Além do lançamento de “Cais de Memórias”, quais são os seus planos e ambições futuras no âmbito da música?
O único plano é lançar o disco e fazer uma apresentação pública até ao final deste ano. A partir daí logo se verá, porque eu continuo a ser em primeiro lugar um médico, cuja principal função é contribuir para melhorar a vida das pessoas quando estão doentes. A música será um complemento, embora feito com empenho e dedicação.
Como foi a transição da sua carreira sólida na medicina para se dedicar à música? Quais foram os desafios e as recompensas desse processo de mudança?
Como já referi atrás, não deixei de ser médico para passar a ser músico. As duas coisas irão coexistir, dando prioridade à Medicina, se houver necessidade de optar. Mas fazer música e cantar dá-me muito prazer.
Durante os anos em que exerceu como médico psiquiatra, como é que a música esteve presente na sua rotina e de que forma impactou a relação com os seus pacientes?
Tentei sempre separar as águas, tanto que ainda, actualmente, a esmagadora maioria dos doentes que acompanho não conhecem a minha outra faceta.
Existe alguma ligação entre a música e a saúde mental, na sua perspectiva?
A música pode ser uma ferramenta terapêutica (musicoterapia) e está comprovada a sua validade na área da Saúde Mental. Não será tanto o tipo de música que faço, a não ser pelo prazer que possa dar a quem a ouve.
Quais foram as suas principais inspirações artísticas ao criar as músicas para este novo projecto? Há algum artista ou estilo musical que o tenha influenciado particularmente?
Seguramente muitos me inspiraram desde os anglo-saxónicos aos franceses, desde os brasileiros aos portugueses, desde a música clássica ao fado, as influências são múltiplas.
Como descreveria a sonoridade e as letras presentes nas canções de “Cais de Memórias”? Qual a mensagem que pretende transmitir neste álbum?
Há uma grande mistura de sonoridades como poderão constatar. Penso que não há uma mensagem clara, cada um tirará de cada música a sua própria mensagem. Desta forma o ouvinte é também um participante activo.
Como é que o processo de composição musical e a expressão artística têm ajudado na sua própria saúde mental e bem-estar?
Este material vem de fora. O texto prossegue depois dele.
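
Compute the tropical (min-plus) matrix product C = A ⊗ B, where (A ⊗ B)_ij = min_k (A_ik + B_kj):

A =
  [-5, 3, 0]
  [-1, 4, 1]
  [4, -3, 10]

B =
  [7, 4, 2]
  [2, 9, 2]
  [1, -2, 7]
A ⊗ B =
  [1, -2, -3]
  [2, -1, 1]
  [-1, 6, -1]

Apply the min-plus product entry-by-entry:
  C[0][0] = min over k of (A[0][0] + B[0][0] = -5 + 7 = 2, A[0][1] + B[1][0] = 3 + 2 = 5, A[0][2] + B[2][0] = 0 + 1 = 1) = 1 (attained at k = 2)
  C[0][1] = min over k of (A[0][0] + B[0][1] = -5 + 4 = -1, A[0][1] + B[1][1] = 3 + 9 = 12, A[0][2] + B[2][1] = 0 + -2 = -2) = -2 (attained at k = 2)
  C[0][2] = min over k of (A[0][0] + B[0][2] = -5 + 2 = -3, A[0][1] + B[1][2] = 3 + 2 = 5, A[0][2] + B[2][2] = 0 + 7 = 7) = -3 (attained at k = 0)
  C[1][0] = min over k of (A[1][0] + B[0][0] = -1 + 7 = 6, A[1][1] + B[1][0] = 4 + 2 = 6, A[1][2] + B[2][0] = 1 + 1 = 2) = 2 (attained at k = 2)
  C[1][1] = min over k of (A[1][0] + B[0][1] = -1 + 4 = 3, A[1][1] + B[1][1] = 4 + 9 = 13, A[1][2] + B[2][1] = 1 + -2 = -1) = -1 (attained at k = 2)
  C[1][2] = min over k of (A[1][0] + B[0][2] = -1 + 2 = 1, A[1][1] + B[1][2] = 4 + 2 = 6, A[1][2] + B[2][2] = 1 + 7 = 8) = 1 (attained at k = 0)
  C[2][0] = min over k of (A[2][0] + B[0][0] = 4 + 7 = 11, A[2][1] + B[1][0] = -3 + 2 = -1, A[2][2] + B[2][0] = 10 + 1 = 11) = -1 (attained at k = 1)
  C[2][1] = min over k of (A[2][0] + B[0][1] = 4 + 4 = 8, A[2][1] + B[1][1] = -3 + 9 = 6, A[2][2] + B[2][1] = 10 + -2 = 8) = 6 (attained at k = 1)
  C[2][2] = min over k of (A[2][0] + B[0][2] = 4 + 2 = 6, A[2][1] + B[1][2] = -3 + 2 = -1, A[2][2] + B[2][2] = 10 + 7 = 17) = -1 (attained at k = 1)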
Todas as pessoas precisam de ter factores de descompressão e de prazer, é isso que nos permite ter a capacidade de lidar com as coisas menos boas da vida. Eu, naturalmente, não sou excepção a essa premissa.
Após anos de dedicação à medicina, como se sente ao ver o seu projecto musical está a ganhar destaque e a ser recebido pelo público? Como é que esta nova jornada tem afectado sua vida e sua visão do futuro?
Como já referi atrás, continuarei sobretudo empenhado em ser um médico competente, que contribua para que as pessoas se sintam melhor nesta sociedade, ela própria desafiante e desgastante. Se as pessoas gostarem e se identificarem com as minhas canções, ficarei muito satisfeito com isso e será um complemento à minha actividade como médico psiquiatra.